The National Journal conducted a study of women congressional staffers on the Hill and has been releasing some of the findings in a series of articles. On Thursday, Sarah Mimms highlighted how women are still held back from certain networking and career opportunities. Many staffers, she writes, are "not allowed to spend one-on-one time with their male bosses."
Several female aides reported that they have been barred from staffing their male bosses at evening events, driving alone with their congressman or senator, or even sitting down one-on-one in his office for fear that others would get the wrong impression.
This is what happens when appearances are put ahead of substance. Sexual harassment shouldn't be reduced to the appearance of impropriety. Sexual harassment is an active choice that the harasser makes, and the way to fight it is to hold men who harass accountable, not to act like life on the Hill is taking place within a Victorian novel. Instead, because some powerful men mistreat women, the solution is to deprive women of opportunities for career advancement.

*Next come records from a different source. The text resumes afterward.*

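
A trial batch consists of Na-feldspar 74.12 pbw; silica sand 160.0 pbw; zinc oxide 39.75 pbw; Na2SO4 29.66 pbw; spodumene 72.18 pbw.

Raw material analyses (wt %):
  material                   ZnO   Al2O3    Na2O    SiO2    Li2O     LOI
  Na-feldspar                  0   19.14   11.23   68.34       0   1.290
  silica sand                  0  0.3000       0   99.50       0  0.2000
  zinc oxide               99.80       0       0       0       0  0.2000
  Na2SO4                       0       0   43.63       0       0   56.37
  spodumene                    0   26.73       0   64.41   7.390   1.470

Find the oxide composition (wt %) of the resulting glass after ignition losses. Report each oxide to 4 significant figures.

Each numeric step holds full precision through the solve — intermediates are printed (rounded to four significant figures) across the worked steps. Each reported value takes exactly one rounding. All derived quantities (totals, LOI, net glass mass, yield, the five compositions) are recomputed starting from the weights for 356.6 pbw of glass in exact precision exactly as shown in the problem or answer text.
Oxide-by-oxide delivered mass:
  ZnO: 39.75·0.9980 = 39.67 pbw
  Al2O3: 74.12·0.1914 + 160.0·0.003000 + 72.18·0.2673 = 33.96 pbw
  Na2O: 74.12·0.1123 + 29.66·0.4363 = 21.26 pbw
  SiO2: 74.12·0.6834 + 160.0·0.9950 + 72.18·0.6441 = 256.3 pbw
  Li2O: 72.18·0.07390 = 5.334 pbw
LOI: 74.12·0.01290 + 160.0·0.002000 + 39.75·0.002000 + 29.66·0.5637 + 72.18·0.01470 = 19.14 pbw
Glass mass = batch − LOI = 375.7 − 19.14 = 356.6 pbw (consistent with Σ oxide mass)
oxide / glass × 100 gives the wt %

Glass mass = 356.6 pbw (batch 375.7 − LOI 19.14).
Composition: ZnO 11.13%, Al2O3 9.524%, Na2O 5.964%, SiO2 71.89%, Li2O 1.496%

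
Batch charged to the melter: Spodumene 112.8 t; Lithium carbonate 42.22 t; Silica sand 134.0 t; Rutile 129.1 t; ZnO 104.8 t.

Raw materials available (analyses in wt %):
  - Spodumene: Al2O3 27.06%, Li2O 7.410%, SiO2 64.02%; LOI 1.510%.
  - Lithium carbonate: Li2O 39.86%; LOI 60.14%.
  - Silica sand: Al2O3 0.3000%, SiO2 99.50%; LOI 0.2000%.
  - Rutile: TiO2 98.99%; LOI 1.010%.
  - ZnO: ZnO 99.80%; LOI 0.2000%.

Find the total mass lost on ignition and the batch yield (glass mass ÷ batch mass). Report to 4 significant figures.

The whole derivation keeps exact precision throughout — the intermediate values appear (rounded to 4 significant digits) in the printout — each reported figure is rounded just once. The derived quantities, which include ignition loss, the yield, net glass mass, five oxide percentages, the totals, are recomputed at exact precision, as set out in the question or the answer, from the batch weights for 494.0 t of glass.
Each material's LOI contribution:
  Spodumene: 112.8 × 0.01510 = 1.703 t
  Lithium carbonate: 42.22 × 0.6014 = 25.39 t
  Silica sand: 134.0 × 0.002000 = 0.2680 t
  Rutile: 129.1 × 0.01010 = 1.304 t
  ZnO: 104.8 × 0.002000 = 0.2096 t
Total LOI = 28.88 t
Glass = batch − LOI = 522.9 − 28.88 = 494.0 t

LOI loss = 28.88 t; glass = 494.0 t; yield = 94.48%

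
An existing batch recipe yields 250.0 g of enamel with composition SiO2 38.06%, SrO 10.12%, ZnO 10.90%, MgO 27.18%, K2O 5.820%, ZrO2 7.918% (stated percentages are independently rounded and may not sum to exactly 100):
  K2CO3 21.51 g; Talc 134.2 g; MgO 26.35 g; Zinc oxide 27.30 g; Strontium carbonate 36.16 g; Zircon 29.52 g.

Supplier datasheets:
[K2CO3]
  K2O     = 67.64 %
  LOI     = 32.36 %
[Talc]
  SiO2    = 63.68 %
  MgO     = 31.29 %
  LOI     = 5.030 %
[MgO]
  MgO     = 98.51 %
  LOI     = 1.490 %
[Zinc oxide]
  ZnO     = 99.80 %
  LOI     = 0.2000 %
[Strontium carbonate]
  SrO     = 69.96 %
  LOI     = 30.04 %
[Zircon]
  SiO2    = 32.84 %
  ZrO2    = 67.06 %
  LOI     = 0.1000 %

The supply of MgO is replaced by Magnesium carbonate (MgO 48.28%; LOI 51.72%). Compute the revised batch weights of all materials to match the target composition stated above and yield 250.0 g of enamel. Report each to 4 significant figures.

Revised batch per 250.0 g enamel:
  K2CO3: 21.51 g
  Talc: 134.2 g
  Magnesium carbonate: 53.77 g
  Zinc oxide: 27.30 g
  Strontium carbonate: 36.16 g
  Zircon: 29.52 g
Total batch = 302.5 g; LOI loss = 52.47 g

In-progress results are shown rounded to four significant figures on the page — the working math runs at full precision from start to finish. Every reported number includes exactly one rounding. Derived quantities are computed from the weighed amounts at 250.0 g of glass in exact precision (six oxide percentages, net glass mass, the yield, ignition loss, totals), as given in question or answer.
Oxide-by-oxide targets in 250.0 g enamel:
  SiO2: 38.06% × 250.0 = 95.15 g
  SrO: 10.12% × 250.0 = 25.30 g
  ZnO: 10.90% × 250.0 = 27.25 g
  MgO: 27.18% × 250.0 = 67.95 g
  K2O: 5.820% × 250.0 = 14.55 g
  ZrO2: 7.918% × 250.0 = 19.80 g
Verifying the oxide balance working from each reported weight, against the basis in use (target by target, the sums agree modulo rounding of the values):
  SiO2: 134.2·0.6368 + 29.52·0.3284 = 95.15 g (target 95.15 g)
  SrO: 36.16·0.6996 = 25.30 g (target 25.30 g)
  ZnO: 27.30·0.9980 = 27.25 g (target 27.25 g)
  MgO: 134.2·0.3129 + 53.77·0.4828 = 67.95 g (target 67.95 g)
  K2O: 21.51·0.6764 = 14.55 g (target 14.55 g)
  ZrO2: 29.52·0.6706 = 19.80 g (target 19.80 g)
Glass-mass bookkeeping: whole batch net of LOI = 250.0 g (targets for the oxides total 250.0 g; basis as stated: 250.0 g — differing by rounding only).
Total batch = Σ batch = 302.5 g; the LOI term Σ batch·LOI equals 52.47 g; the yield ratio, glass ÷ batch: 82.65%.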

In Missouri this week, state house speaker John Diehl was caught in a "sexually charged" relationship with a college freshman interning in his office; Missouri Southern State University responded by shutting down the internship program. That is punishing people who have little or no power because some middle-aged man allegedly gave in to some teenager's flattering attentions.
You're not taking sexual harassment and abuse of power seriously if your solutions focus on depriving victims and potential victims of job opportunities. These women are willing to run the risk that some gross older man will get grabby with them in order to advance their career; their bosses should meet them halfway by running the risk of "impropriety."